Il faidate la domenica pomeriggio – storie di nausee al neon

Ci sono pomeriggi domenicali un po’ così: accompagni un’amica a prendere l’autobus per l’aeroporto, e nel ritorno a casa pensi che dovresti comprare quella cornice di cui si parlava per mettere la stampa presa a Parigi, e si finisce in un centro commerciale, al negozio del faidate.

Arraffata la cornice si vola verso le casse per andarsene, presto, il prima possibile, andarsene, e invece viene in mente un’altra cosa, una cosa qualsiasi che serve o forse serve perché se abbiamo vissuto finora senza forse non serviva poi così tanto, magari i feltrini per le sedie, o una prolunga, o i chiodi, cose così, banali, che magari ci vogliono, ma bisogna cercarle, dentro a questi scafalli ordinati bendisposti a pettine, con i cartellini precisi, i prezzi, le descrizioni dei prodotti, le misure, le luci al neon che fanno impallidire l’ambiente, gli espositori in plastica e metallo bianco, le vasche di metallo tra le corsie con le offerte scontate di appendiabiti, e… capita, capita, capita di sentirsi come quando avevo dieci anni e  non ero più piccola ma non ero ancora abbastanza grande da oppormi a quelle domeniche pomeriggio in cui mi trascinavano in questo centro commerciale della provincia, che si finiva sempre al briccocenter in mezzo ad oggetti per me senza nessun tipo di importanza, quell’odore di vernice, di plastica, la luce artificiale, il silenzio del pomeriggio di chi domani deve andare a scuola e deve finire di fare i compiti di francese.
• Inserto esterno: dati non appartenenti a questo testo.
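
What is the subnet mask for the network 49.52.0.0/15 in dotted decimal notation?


/15 means 15 network bits, 17 host bits
Binary: 11111111111111100000000000000000
Mask: 255.254.0.0


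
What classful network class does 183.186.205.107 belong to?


First octet: 183
Binary: 10110111
10xxxxxx -> Class B (128-191)
Class B, default mask 255.255.0.0 (/16)


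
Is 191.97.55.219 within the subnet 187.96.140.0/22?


Subnet network: 187.96.140.0
Test IP AND mask: 191.97.52.0
No, 191.97.55.219 is not in 187.96.140.0/22


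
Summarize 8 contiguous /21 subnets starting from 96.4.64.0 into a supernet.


Original prefix: /21
Number of subnets: 8 = 2^3
New prefix = 21 - 3 = 18
Supernet: 96.4.64.0/18


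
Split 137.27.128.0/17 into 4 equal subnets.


New prefix = 17 + 2 = 19
Each subnet has 8192 addresses
  137.27.128.0/19
  137.27.160.0/19
  137.27.192.0/19
  137.27.224.0/19
Subnets: 137.27.128.0/19, 137.27.160.0/19, 137.27.192.0/19, 137.27.224.0/19


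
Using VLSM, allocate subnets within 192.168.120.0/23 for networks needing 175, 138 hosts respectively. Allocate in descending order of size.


175 hosts -> /24 (254 usable): 192.168.120.0/24
138 hosts -> /24 (254 usable): 192.168.121.0/24
Allocation: 192.168.120.0/24 (175 hosts, 254 usable); 192.168.121.0/24 (138 hosts, 254 usable)


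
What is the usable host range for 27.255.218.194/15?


Network: 27.254.0.0
Broadcast: 27.255.255.255
First usable = network + 1
Last usable = broadcast - 1
Range: 27.254.0.1 to 27.255.255.254


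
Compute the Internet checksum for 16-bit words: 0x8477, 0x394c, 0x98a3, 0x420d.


Sum all words (with carry folding):
+ 0x8477 = 0x8477
+ 0x394c = 0xbdc3
+ 0x98a3 = 0x5667
+ 0x420d = 0x9874
One's complement: ~0x9874
Checksum = 0x678b


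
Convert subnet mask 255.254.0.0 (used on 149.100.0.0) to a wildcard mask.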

Ci sono pomeriggi in cui ti sembra di avere ancora dieci anni e ti hanno trascinato in mezzo alle corsie di compensato.

Ma ci sono anche pomeriggi di domenica in cui ti svegli e ti rendi conto che non hai più dieci anni e che sei grande abbastanza per andare di corsa alla cassa, pagare la cornice ed uscire correndo, che la vita non è fatta per darti la nausea.

La vita è, anche, forse, a volte, fare cose che non ci piacciono, fare acquisti che non avremmo mai pensato di fare, vivere in posti che non ci dicono niente e che, pur non essendoci ostili, ci risultano impenetrabili, la vita è, anche, dover pulire il venerdì sera perché la casa è tua e se non lo fai tu non lo farà nessun altro, la vita è anche, dover ogni tanto entrare in negozi mostruosi pieni di scritte incomprensibili.
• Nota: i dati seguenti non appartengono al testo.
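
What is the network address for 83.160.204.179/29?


IP:   01010011.10100000.11001100.10110011
Mask: 11111111.11111111.11111111.11111000
AND operation:
Net:  01010011.10100000.11001100.10110000
Network: 83.160.204.176/29


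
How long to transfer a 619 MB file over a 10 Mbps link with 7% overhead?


Effective throughput = 10 * (1 - 7/100) = 9.3 Mbps
File size in Mb = 619 * 8 = 4952 Mb
Time = 4952 / 9.3
Time = 532.4731 seconds


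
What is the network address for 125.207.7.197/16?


IP:   01111101.11001111.00000111.11000101
Mask: 11111111.11111111.00000000.00000000
AND operation:
Net:  01111101.11001111.00000000.00000000
Network: 125.207.0.0/16


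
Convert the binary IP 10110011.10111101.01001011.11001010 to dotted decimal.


10110011 = 179
10111101 = 189
01001011 = 75
11001010 = 202
IP: 179.189.75.202


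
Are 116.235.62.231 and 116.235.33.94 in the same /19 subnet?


Mask: 255.255.224.0
116.235.62.231 AND mask = 116.235.32.0
116.235.33.94 AND mask = 116.235.32.0
Yes, same subnet (116.235.32.0)


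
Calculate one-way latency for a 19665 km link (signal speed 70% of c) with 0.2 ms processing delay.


Speed = 0.7 * 3e5 km/s = 210000 km/s
Propagation delay = 19665 / 210000 = 0.0936 s = 93.6429 ms
Processing delay = 0.2 ms
Total one-way latency = 93.8429 ms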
Ma la vita non è (almeno la mia) solo questo, e posso ancora svegliarmi dal torpore e dalla malavoglia e posso ancora andare fuori a respirare aria fresca.

 

 

Anche se fuori, l’aria è fin troppo fresca.

(E’ sotto zero.)

2 thoughts on “Il faidate la domenica pomeriggio – storie di nausee al neon

  1. A me piacciono le cose rituali e calme di domenica.
    Prepararmi il tè e berlo lentamente guardando le lingue di fuoco nel caminetto. Rilassamento totale.
    Che possa comprare (quasi) tutte le cose che desidero ancora non l’ho imparato.